How can I detect if an image is used repeatedly within PDF?

Aaron_Gravesdale · December 15, 2008, 11:55pm

Q: When parsing PDF Documents containing images, I find many documents
are reusing images. So I need to only extract the image the first time
it is encountered, and then refer to that instance of the image at all
other times. How can I check for this when parsing?

I was planning on something such as:

Obj sdf = imageElement.GetXObject ();
Int num = sdf.GetObjNum () //HERE IS WHERE I NEED HELP
If (! Parsed (num))
{
pdftron.PDF.Image image = new pdftron.PDF.Image(sdf);
}

Would this be the basic approach to take when using PDFTron? How can I
get an ID such that I don’t parse the same image twice?

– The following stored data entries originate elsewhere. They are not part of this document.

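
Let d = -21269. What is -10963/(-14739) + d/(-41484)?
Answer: 256090961/203810892 ≈ 1.2565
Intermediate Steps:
-10963/(-14739) + d/(-41484) = -10963/(-14739) - 21269/(-41484) = -10963*(-1/14739) - 21269*(-1/41484) = 10963/14739 + 21269/41484 = 256090961/203810892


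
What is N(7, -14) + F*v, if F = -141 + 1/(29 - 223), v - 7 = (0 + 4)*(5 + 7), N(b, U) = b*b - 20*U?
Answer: -1440699/194 ≈ -7426.3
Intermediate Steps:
N(b, U) = b² - 20*U
v = 55 (v = 7 + (0 + 4)*(5 + 7) = 7 + 4*12 = 7 + 48 = 55)
F = -27355/194 (F = -141 + 1/(-194) = -141 - 1/194 = -27355/194 ≈ -141.01)
N(7, -14) + F*v = (7² - 20*(-14)) - 27355/194*55 = (49 + 280) - 1504525/194 = 329 - 1504525/194 = -1440699/194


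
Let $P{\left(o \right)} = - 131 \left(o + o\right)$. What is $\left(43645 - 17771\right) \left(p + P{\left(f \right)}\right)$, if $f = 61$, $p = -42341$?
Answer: $-1509049302$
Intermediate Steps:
$P{\left(o \right)} = - 262 o$ ($P{\left(o \right)} = - 131 \cdot 2 o = - 262 o$)
$\left(43645 - 17771\right) \left(p + P{\left(f \right)}\right) = \left(43645 - 17771\right) \left(-42341 - 15982\right) = 25874 \left(-42341 - 15982\right) = 25874 \left(-58323\right) = -1509049302$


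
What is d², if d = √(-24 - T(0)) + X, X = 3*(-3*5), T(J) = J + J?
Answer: 2001 - 180*I*√6 ≈ 2001.0 - 440.91*I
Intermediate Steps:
T(J) = 2*J
X = -45 (X = 3*(-15) = -45)
d = -45 + 2*I*√6 (d = √(-24 - 2*0) - 45 = √(-24 - 1*0) - 45 = √(-24 + 0) - 45 = √(-24) - 45 = 2*I*√6 - 45 = -45 + 2*I*√6 ≈ -45.0 + 4.899*I)
d² = (-45 + 2*I*√6)²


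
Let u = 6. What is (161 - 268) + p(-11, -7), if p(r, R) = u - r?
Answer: -90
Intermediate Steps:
p(r, R) = 6 - r
(161 - 268) + p(-11, -7) = (161 - 268) + (6 - 1*(-11)) = -107 + (6 + 11) = -107 + 17 = -90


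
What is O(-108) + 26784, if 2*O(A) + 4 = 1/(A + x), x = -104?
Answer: 11355567/424 ≈ 26782.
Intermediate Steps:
O(A) = -2 + 1/(2*(-104 + A)) (O(A) = -2 + 1/(2*(A - 104)) = -2 + 1/(2*(-104 + A)))
O(-108) + 26784 = (417 - 4*(-108))/(2*(-104 - 108)) + 26784 = (½)*(417 + 432)/(-212) + 26784 = (½)*(-1/212)*849 + 26784 = -849/424 + 26784 = 11355567/424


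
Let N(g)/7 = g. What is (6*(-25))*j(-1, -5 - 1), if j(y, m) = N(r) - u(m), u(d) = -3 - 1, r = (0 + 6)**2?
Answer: -38400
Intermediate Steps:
r = 36 (r = 6**2 = 36)
u(d) = -4
N(g) = 7*g
j(y, m) = 256 (j(y, m) = 7*36 - 1*(-4) = 252 + 4 = 256)
(6*(-25))*j(-1, -5 - 1) = (6*(-25))*256 = -150*256 = -38400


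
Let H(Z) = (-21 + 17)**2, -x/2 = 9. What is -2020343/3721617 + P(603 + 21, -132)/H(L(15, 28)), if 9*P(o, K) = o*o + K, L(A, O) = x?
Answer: 40231282171/14886468 ≈ 2702.5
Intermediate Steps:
x = -18 (x = -2*9 = -18)
L(A, O) = -18
P(o, K) = K/9 + o**2/9 (P(o, K) = (o*o + K)/9 = (o**2 + K)/9 = (K + o**2)/9 = K/9 + o**2/9)
H(Z) = 16 (H(Z) = (-4)**2 = 16)
-2020343/3721617 + P(603 + 21, -132)/H(L(15, 28)) = -2020343/3721617 + ((1/9)*(-132) + (603 + 21)**2/9)/16 = -2020343*1/3721617 + (-44/3 + (1/9)*624**2)*(1/16) = -2020343/3721617 + (-44/3 + (1/9)*389376)*(1/16) = -2020343/3721617 + (-44/3 + 43264)*(1/16) = -2020343/3721617 + (129748/3)*(1/16) = -2020343/3721617 + 32437/12 = 40231282171/14886468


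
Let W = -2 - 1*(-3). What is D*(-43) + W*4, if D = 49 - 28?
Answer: -899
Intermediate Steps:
W = 1 (W = -2 + 3 = 1)
D = 21
D*(-43) + W*4 = 21*(-43) + 1*4 = -903 + 4 = -899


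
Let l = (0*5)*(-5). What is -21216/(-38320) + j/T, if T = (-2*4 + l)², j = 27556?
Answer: 16520371/38320 ≈ 431.12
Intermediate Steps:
l = 0 (l = 0*(-5) = 0)
T = 64 (T = (-2*4 + 0)² = (-8 + 0)² = (-8)² = 64)
-21216/(-38320) + j/T = -21216/(-38320) + 27556/64 = -21216*(-1/38320) + 27556*(1/64) = 1326/2395 + 6889/16 = 16520371/38320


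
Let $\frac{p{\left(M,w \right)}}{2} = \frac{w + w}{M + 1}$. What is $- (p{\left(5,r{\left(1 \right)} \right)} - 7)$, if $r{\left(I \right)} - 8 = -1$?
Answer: $\frac{7}{3} \approx 2.3333$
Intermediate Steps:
$r{\left(I \right)} = 7$ ($r{\left(I \right)} = 8 - 1 = 7$)
$p{\left(M,w \right)} = \frac{4 w}{1 + M}$ ($p{\left(M,w \right)} = 2 \frac{w + w}{M + 1} = 2 \frac{2 w}{1 + M} = \frac{4 w}{1 + M}$)
$- (p{\left(5,r{\left(1 \right)} \right)} - 7) = - (4 \cdot 7 \frac{1}{1 + 5} - 7) = - (4 \cdot 7 \cdot \frac{1}{6} - 7) = - (\frac{14}{3} - 7) = \left(-1\right) \left(- \frac{7}{3}\right) = \frac{7}{3}$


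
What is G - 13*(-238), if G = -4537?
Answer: -1443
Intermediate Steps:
G - 13*(-238) = -4537 - 13*(-238) = -4537 - 1*(-3094) = -4537 + 3094 = -1443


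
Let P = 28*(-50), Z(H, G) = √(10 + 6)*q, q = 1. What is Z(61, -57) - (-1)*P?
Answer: -1396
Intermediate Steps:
Z(H, G) = 4 (Z(H, G) = √(10 + 6)*1 = √16*1 = 4*1 = 4)
P = -1400
Z(61, -57) - (-1)*P = 4 - (-1)*(-1400) = 4 - 1*1400 = 4 - 1400 = -1396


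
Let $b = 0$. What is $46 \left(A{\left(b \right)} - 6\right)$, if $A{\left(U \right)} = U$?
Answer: $-276$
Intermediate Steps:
$46 \left(A{\left(b \right)} - 6\right) = 46 \left(0 - 6\right) = 46 \left(-6\right) = -276$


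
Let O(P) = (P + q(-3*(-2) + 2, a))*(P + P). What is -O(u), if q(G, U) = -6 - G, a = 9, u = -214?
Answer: -97584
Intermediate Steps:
O(P) = 2*P*(-14 + P) (O(P) = (P + (-6 - (-3*(-2) + 2)))*(P + P) = (P + (-6 - (6 + 2)))*(2*P) = (P + (-6 - 1*8))*(2*P) = (P + (-6 - 8))*(2*P) = (P - 14)*(2*P) = (-14 + P)*(2*P) = 2*P*(-14 + P))
-O(u) = -2*(-214)*(-14 - 214) = -2*(-214)*(-228) = -1*97584 = -97584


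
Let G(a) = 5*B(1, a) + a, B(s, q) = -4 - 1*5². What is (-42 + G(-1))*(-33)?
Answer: 6204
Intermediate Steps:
B(s, q) = -29 (B(s, q) = -4 - 1*25 = -4 - 25 = -29)
G(a) = -145 + a (G(a) = 5*(-29) + a = -145 + a)
(-42 + G(-1))*(-33) = (-42 + (-145 - 1))*(-33) = (-42 - 146)*(-33) = -188*(-33) = 6204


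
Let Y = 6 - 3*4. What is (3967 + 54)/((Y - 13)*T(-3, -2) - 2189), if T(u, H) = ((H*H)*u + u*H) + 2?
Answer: -4021/2113 ≈ -1.9030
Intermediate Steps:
Y = -6 (Y = 6 - 12 = -6)
T(u, H) = 2 + H*u + u*H² (T(u, H) = (H²*u + H*u) + 2 = (u*H² + H*u) + 2 = (H*u + u*H²) + 2 = 2 + H*u + u*H²)
(3967 + 54)/((Y - 13)*T(-3, -2) - 2189) = (3967 + 54)/((-6 - 13)*(2 - 2*(-3) - 3*(-2)²) - 2189) = 4021/(-19*(2 + 6 - 3*4) - 2189) = 4021/(-19*(2 + 6 - 12) - 2189) = 4021/(-19*(-4) - 2189) = 4021/(76 - 2189) = 4021/(-2113) = 4021*(-1/2113) = -4021/2113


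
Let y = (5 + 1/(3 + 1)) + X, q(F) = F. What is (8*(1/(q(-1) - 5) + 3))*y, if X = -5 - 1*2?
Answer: -119/3 ≈ -39.667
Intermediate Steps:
X = -7 (X = -5 - 2 = -7)
y = -7/4 (y = (5 + 1/(3 + 1)) - 7 = (5 + 1/4) - 7 = (5 + ¼) - 7 = 21/4 - 7 = -7/4 ≈ -1.7500)
(8*(1/(q(-1) - 5) + 3))*y = (8*(1/(-1 - 5) + 3))*(-7/4) = (8*(1/(-6) + 3))*(-7/4) = (8*(-⅙ + 3))*(-7/4) = (8*(17/6))*(-7/4) = (68/3)*(-7/4) = -119/3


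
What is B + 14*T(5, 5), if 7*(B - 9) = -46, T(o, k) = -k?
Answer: -473/7 ≈ -67.571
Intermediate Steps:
B = 17/7 (B = 9 + (1/7)*(-46) = 9 - 46/7 = 17/7 ≈ 2.4286)
B + 14*T(5, 5) = 17/7 + 14*(-1*5) = 17/7 + 14*(-5) = 17/7 - 70 = -473/7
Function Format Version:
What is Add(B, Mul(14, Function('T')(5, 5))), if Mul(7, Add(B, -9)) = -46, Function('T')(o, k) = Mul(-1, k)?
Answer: Rational(-473, 7) ≈ -67.571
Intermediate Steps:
B = Rational(17, 7) (B = Add(9, Mul(Rational(1, 7), -46)) = Add(9, Rational(-46, 7)) = Rational(17, 7) ≈ 2.4286)
Add(B, Mul(14, Function('T')(5, 5))) = Add(Rational(17, 7), Mul(14, Mul(-1, 5))) = Add(Rational(17, 7), Mul(14, -5)) = Add(Rational(17, 7), -70) = Rational(-473, 7)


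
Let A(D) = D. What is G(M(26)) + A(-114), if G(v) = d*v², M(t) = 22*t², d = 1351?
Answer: 298809294670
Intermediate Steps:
G(v) = 1351*v²
G(M(26)) + A(-114) = 1351*(22*26²)² - 114 = 1351*(22*676)² - 114 = 1351*14872² - 114 = 1351*221176384 - 114 = 298809294784 - 114 = 298809294670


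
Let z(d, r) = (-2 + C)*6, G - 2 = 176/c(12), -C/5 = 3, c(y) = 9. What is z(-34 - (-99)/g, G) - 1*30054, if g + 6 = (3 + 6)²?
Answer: -30156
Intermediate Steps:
C = -15 (C = -5*3 = -15)
g = 75 (g = -6 + (3 + 6)² = -6 + 9² = -6 + 81 = 75)
G = 194/9 (G = 2 + 176/9 = 194/9 ≈ 21.556)
z(d, r) = -102 (z(d, r) = (-2 - 15)*6 = -17*6 = -102)
z(-34 - (-99)/g, G) - 1*30054 = -102 - 1*30054 = -102 - 30054 = -30156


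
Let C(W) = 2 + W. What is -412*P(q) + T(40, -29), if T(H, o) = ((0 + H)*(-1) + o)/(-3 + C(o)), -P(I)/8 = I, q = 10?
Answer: 329623/10 ≈ 32962.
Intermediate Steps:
P(I) = -8*I
T(H, o) = (o - H)/(-1 + o) (T(H, o) = ((0 + H)*(-1) + o)/(-3 + (2 + o)) = (H*(-1) + o)/(-1 + o) = (-H + o)/(-1 + o) = (o - H)/(-1 + o))
-412*P(q) + T(40, -29) = -(-3296)*10 + (-29 - 1*40)/(-1 - 29) = -412*(-80) + (-29 - 40)/(-30) = 32960 - 1/30*(-69) = 32960 + 23/10 = 329623/10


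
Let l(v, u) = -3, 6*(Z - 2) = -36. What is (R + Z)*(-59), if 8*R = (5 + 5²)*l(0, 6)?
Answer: 3599/4 ≈ 899.75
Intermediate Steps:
Z = -4 (Z = 2 + (⅙)*(-36) = 2 - 6 = -4)
R = -45/4 (R = ((5 + 5²)*(-3))/8 = ((5 + 25)*(-3))/8 = (30*(-3))/8 = (⅛)*(-90) = -45/4 ≈ -11.250)
(R + Z)*(-59) = (-45/4 - 4)*(-59) = -61/4*(-59) = 3599/4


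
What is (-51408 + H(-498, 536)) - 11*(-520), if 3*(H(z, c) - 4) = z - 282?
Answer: -45944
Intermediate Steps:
H(z, c) = -90 + z/3 (H(z, c) = 4 + (z - 282)/3 = 4 + (-282 + z)/3 = 4 + (-94 + z/3) = -90 + z/3)
(-51408 + H(-498, 536)) - 11*(-520) = (-51408 + (-90 + (⅓)*(-498))) - 11*(-520) = (-51408 + (-90 - 166)) + 5720 = (-51408 - 256) + 5720 = -51664 + 5720 = -45944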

To further illustrate, see example 4.28 from the PDF spec below. The
xobject is in blue. I want to only have to parse this 1 time. I want
every time that it is referenced as in the red code below to get some
kind of id rather than the image object.

Example 4.28

20 0 obj% Page object
<< /Type /Page /Parent 1 0 R /Resources 21 0 R /MediaBox [ 0 0 612
792 ] /Contents 23 0 R>>endobj
21 0 obj% Resource dictionary for page
<< /ProcSet [ /PDF /ImageB ] /XObject << /Im1 22 0 R >>>>endobj
22 0 obj% Image XObject
<< /Type /XObject /Subtype /Image /Width 256 /Height 256 /ColorSpace /
DeviceGray /BitsPerComponent 8 /Length 83183 /Filter /ASCII85Decode>>
stream9LhZI9h\GY9i+bb;,p:e;G9SP92/)X9MJ>^:f14d;,U(X8P;cO;G9e];c$=k9Mn\]
… Image data representing 65,536 samples …8P;cO;G9e];c$=k9Mn\]~>
endstream
endobj
23 0 obj% Contents of page
<< /Length 56 >>streamq% Save graphics state
132 0 0 132 45 140 cm% Translate to (45,140) and scale by 132
/Im1 Do% Paint image
Q% Restore graphics state
Endstream
endobj
-----
A: There are couple of options:

a) You could maintain a map of object numbers (for image objects) that
you have visited.
So you can search this map using sdf.GetObjNum() and if the image is
not found insert [sdf.GetObjNum(), sdf] in the map

b) You could mark SDF object as visited using sdf.SetMark(true). To
check if the object was visited use sdf.IsMarked(). To clear marks use
sdfdoc.ClearMarks();

Aaron_Gravesdale · December 16, 2008, 7:55pm

Q: What I wanted to make sure was that GetObjNum() would be the
correct method call to make. Is GetObjNum() supposed to return the
same thing each time an image is referenced as below? For instance,
suppose I have a pdf document with 1 image and 5 pages, and I paint
the image with the 'Do' operator on each page. When parsing with
PDFTron I will get an element on each page where element.getType() ==
Type.e_image. Now on each page I will call imageElement.GetXObject
().GetObjNum() (total of 5 separate calls). This should return the
same thing each of the 5 times, is that correct?
-----
A: You are right. You can identify shared objects by comparing their
object numbers (i.e. using GetObjNum() method).